Publication year - 2000
Publication title -
geophysical research letters
Language(s) - English
Resource type - Journals
SCImago Journal Rank - 2.007
H-Index - 273
eISSN - 1944-8007
pISSN - 0094-8276
DOI - 10.1029/2000gl011968
Subject(s) - aeronet , aerosol , radiative forcing , environmental science , forcing (mathematics) , satellite , atmospheric sciences , radiative transfer , climatology , meteorology , remote sensing , geography , physics , geology , quantum mechanics , astronomy
The Terra and Aqua missions will help quantify aerosol radiative forcing of climate by providing innovative measurements of the aerosol daily spatial distribution and identifying dust, smoke and regional pollution. However, these measurements are acquired at specific times of the day. To what extent can such measurements represent the daily average aerosol forcing of climate?
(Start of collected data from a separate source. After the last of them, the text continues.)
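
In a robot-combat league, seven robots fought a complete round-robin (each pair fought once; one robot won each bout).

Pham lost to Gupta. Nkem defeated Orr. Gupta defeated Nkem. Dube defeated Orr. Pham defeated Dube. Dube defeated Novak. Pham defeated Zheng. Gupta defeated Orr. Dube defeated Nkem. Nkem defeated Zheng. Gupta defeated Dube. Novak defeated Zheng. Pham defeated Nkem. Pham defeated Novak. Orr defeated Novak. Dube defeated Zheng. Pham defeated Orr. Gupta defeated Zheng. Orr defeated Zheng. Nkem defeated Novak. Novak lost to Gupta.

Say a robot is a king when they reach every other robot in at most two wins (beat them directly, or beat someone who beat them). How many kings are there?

1

Gupta reaches everyone (king).
Pham cannot reach Gupta in two steps.
Novak cannot reach Gupta, Pham, Nkem, Dube, Orr in two steps.
Zheng cannot reach Gupta, Pham, Novak, Nkem, Dube, Orr in two steps.
Nkem cannot reach Gupta, Pham, Dube in two steps.
Dube cannot reach Gupta, Pham in two steps.
Orr cannot reach Gupta, Pham, Nkem, Dube in two steps.
Kings: Gupta — 1.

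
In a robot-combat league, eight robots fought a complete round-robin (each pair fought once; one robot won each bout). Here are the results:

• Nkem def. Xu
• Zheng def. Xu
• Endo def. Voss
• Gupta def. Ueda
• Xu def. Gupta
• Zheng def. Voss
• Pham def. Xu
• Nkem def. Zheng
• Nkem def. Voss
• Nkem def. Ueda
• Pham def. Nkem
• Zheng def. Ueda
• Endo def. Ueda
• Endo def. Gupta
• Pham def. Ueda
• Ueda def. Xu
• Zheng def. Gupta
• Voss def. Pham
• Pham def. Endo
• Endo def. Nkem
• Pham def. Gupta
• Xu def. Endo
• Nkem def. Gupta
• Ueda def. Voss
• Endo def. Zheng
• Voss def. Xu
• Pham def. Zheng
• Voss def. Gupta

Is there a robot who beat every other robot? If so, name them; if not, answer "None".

Highest win total is Pham with 6 (out of 7 possible).
Pham lost to Voss, so no robot went undefeated.

None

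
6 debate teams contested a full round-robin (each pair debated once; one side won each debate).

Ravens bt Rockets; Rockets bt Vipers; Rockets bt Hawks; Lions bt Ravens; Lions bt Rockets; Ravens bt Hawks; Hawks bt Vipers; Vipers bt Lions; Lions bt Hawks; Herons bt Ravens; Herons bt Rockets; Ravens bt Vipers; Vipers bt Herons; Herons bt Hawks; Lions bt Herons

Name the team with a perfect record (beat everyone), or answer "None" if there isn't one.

Highest win total is Lions with 4 (out of 5 possible).
Lions lost to Vipers, so no team went undefeated.

None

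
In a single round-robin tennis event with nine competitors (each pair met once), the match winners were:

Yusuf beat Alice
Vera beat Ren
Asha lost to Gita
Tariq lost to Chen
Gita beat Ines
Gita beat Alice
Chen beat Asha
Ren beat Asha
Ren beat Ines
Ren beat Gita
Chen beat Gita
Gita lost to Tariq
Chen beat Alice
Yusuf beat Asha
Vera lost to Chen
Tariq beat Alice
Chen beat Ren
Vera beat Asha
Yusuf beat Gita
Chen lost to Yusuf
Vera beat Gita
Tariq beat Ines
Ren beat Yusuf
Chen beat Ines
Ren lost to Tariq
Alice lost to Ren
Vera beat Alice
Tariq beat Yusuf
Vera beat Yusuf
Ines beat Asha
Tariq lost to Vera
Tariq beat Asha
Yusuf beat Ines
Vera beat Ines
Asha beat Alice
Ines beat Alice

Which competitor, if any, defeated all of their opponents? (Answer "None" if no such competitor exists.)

Highest win total is Vera with 7 (out of 8 possible).
Vera lost to Chen, so no competitor went undefeated.

None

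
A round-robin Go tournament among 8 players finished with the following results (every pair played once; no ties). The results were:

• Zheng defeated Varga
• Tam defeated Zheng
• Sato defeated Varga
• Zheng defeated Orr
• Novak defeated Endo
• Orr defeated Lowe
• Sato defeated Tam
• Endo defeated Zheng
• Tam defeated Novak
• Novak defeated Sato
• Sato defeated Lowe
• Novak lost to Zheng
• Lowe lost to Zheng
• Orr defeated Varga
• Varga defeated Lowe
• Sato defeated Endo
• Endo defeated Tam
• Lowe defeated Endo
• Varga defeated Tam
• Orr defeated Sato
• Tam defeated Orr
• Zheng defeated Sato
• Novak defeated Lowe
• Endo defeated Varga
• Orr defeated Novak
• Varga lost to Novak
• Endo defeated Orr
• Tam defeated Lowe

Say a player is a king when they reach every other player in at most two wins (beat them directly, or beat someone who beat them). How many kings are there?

5

Zheng reaches everyone (king).
Orr cannot reach Zheng in two steps.
Endo reaches everyone (king).
Sato reaches everyone (king).
Tam reaches everyone (king).
Novak reaches everyone (king).
Varga cannot reach Sato in two steps.
Lowe cannot reach Sato, Novak in two steps.
Kings: Zheng, Endo, Sato, Tam, Novak — 5.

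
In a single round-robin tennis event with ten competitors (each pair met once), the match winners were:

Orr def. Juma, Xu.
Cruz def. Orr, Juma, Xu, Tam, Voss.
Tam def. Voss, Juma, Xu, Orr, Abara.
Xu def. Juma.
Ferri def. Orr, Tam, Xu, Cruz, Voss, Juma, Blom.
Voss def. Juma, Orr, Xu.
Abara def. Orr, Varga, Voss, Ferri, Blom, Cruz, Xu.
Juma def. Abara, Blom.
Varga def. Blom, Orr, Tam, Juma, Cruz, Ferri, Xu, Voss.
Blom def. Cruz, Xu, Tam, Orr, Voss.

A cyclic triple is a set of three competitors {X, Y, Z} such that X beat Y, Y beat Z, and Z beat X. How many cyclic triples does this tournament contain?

Win totals: Orr 2, Tam 5, Abara 7, Juma 2, Blom 5, Ferri 7, Voss 3, Varga 8, Xu 1, Cruz 5.
A competitor with w wins dominates both others in C(w,2) triples; summing gives 1 + 10 + 21 + 1 + 10 + 21 + 3 + 28 + 0 + 10 = 105 transitive triples.
Total triples C(10,3) = 120, so cyclic triples = 120 − 105 = 15.

15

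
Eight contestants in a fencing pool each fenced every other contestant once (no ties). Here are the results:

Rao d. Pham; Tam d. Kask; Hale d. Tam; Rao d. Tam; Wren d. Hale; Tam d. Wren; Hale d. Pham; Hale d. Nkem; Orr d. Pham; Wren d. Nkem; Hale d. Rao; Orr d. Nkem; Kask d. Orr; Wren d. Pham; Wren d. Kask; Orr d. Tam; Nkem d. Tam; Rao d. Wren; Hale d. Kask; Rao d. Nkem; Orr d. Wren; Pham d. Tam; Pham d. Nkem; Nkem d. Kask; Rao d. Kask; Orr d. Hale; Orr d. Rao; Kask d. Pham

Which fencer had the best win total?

Orr

Win totals: Orr 6, Kask 2, Nkem 2, Hale 5, Tam 2, Pham 2, Rao 5, Wren 4.
Orr leads with 6 wins (next highest: 5).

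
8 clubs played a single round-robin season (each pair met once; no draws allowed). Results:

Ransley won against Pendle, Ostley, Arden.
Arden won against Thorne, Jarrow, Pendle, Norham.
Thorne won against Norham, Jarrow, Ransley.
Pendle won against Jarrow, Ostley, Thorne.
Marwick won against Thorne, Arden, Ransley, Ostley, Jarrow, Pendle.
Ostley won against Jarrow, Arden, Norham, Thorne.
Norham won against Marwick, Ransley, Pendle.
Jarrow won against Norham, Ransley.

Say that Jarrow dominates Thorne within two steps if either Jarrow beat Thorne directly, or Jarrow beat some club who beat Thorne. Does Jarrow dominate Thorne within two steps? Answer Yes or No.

Jarrow did not beat Thorne directly.
Jarrow beat Ransley, Norham, but each of them lost to Thorne. No two-step path.

No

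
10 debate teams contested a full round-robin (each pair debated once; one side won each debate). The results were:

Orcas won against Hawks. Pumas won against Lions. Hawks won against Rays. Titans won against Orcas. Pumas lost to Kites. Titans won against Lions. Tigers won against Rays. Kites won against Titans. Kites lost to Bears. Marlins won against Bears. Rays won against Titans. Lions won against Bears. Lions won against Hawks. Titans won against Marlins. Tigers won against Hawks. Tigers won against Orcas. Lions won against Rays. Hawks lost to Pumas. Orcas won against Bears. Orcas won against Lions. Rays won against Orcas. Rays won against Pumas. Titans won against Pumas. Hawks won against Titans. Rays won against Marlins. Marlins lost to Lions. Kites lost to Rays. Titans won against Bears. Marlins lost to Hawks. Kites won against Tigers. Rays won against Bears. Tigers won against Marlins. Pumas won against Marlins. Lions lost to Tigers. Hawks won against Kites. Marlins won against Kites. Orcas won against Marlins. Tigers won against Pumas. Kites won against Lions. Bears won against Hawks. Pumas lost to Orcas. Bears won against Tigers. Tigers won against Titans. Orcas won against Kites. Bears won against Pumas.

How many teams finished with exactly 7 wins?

1

Win totals: Orcas 6, Hawks 4, Titans 5, Lions 4, Pumas 3, Marlins 2, Kites 4, Tigers 7, Rays 6, Bears 4.
Exactly 7: Tigers — 1 team.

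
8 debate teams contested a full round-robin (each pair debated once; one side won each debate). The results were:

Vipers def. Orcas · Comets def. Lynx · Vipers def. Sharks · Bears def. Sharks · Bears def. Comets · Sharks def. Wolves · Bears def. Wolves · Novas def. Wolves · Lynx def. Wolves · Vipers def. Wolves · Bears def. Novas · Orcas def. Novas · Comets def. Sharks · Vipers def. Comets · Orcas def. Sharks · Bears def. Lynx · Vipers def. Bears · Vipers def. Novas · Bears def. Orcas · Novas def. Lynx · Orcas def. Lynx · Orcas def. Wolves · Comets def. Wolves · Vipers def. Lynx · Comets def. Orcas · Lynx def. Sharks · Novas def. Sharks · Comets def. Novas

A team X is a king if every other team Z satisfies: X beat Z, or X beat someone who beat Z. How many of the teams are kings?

1

Novas cannot reach Orcas, Bears, Comets, Vipers in two steps.
Orcas cannot reach Bears, Comets, Vipers in two steps.
Bears cannot reach Vipers in two steps.
Lynx cannot reach Novas, Orcas, Bears, Comets, Vipers in two steps.
Wolves cannot reach Novas, Orcas, Bears, Lynx, Sharks, Comets, Vipers in two steps.
Sharks cannot reach Novas, Orcas, Bears, Lynx, Comets, Vipers in two steps.
Comets cannot reach Bears, Vipers in two steps.
Vipers reaches everyone (king).
Kings: Vipers — 1.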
We answer this question using 7 years of data from the Aerosol Robotic Network (AERONET) of 50–70 global ground‐based instruments. AERONET measures the aerosol spectral optical thickness and the total precipitable water vapor every 15 minutes throughout the day. With a data set of 1/2 million measurements, AERONET demonstrates that Terra and Aqua aerosol measurements can represent the annual average value within 2% error. This excellent Terra representation of the daily average optical thickness is independent of the particle size or range of the optical thickness. This finding should facilitate ingest of satellite aerosol measurements in models that calculate radiative forcing and predict climate change.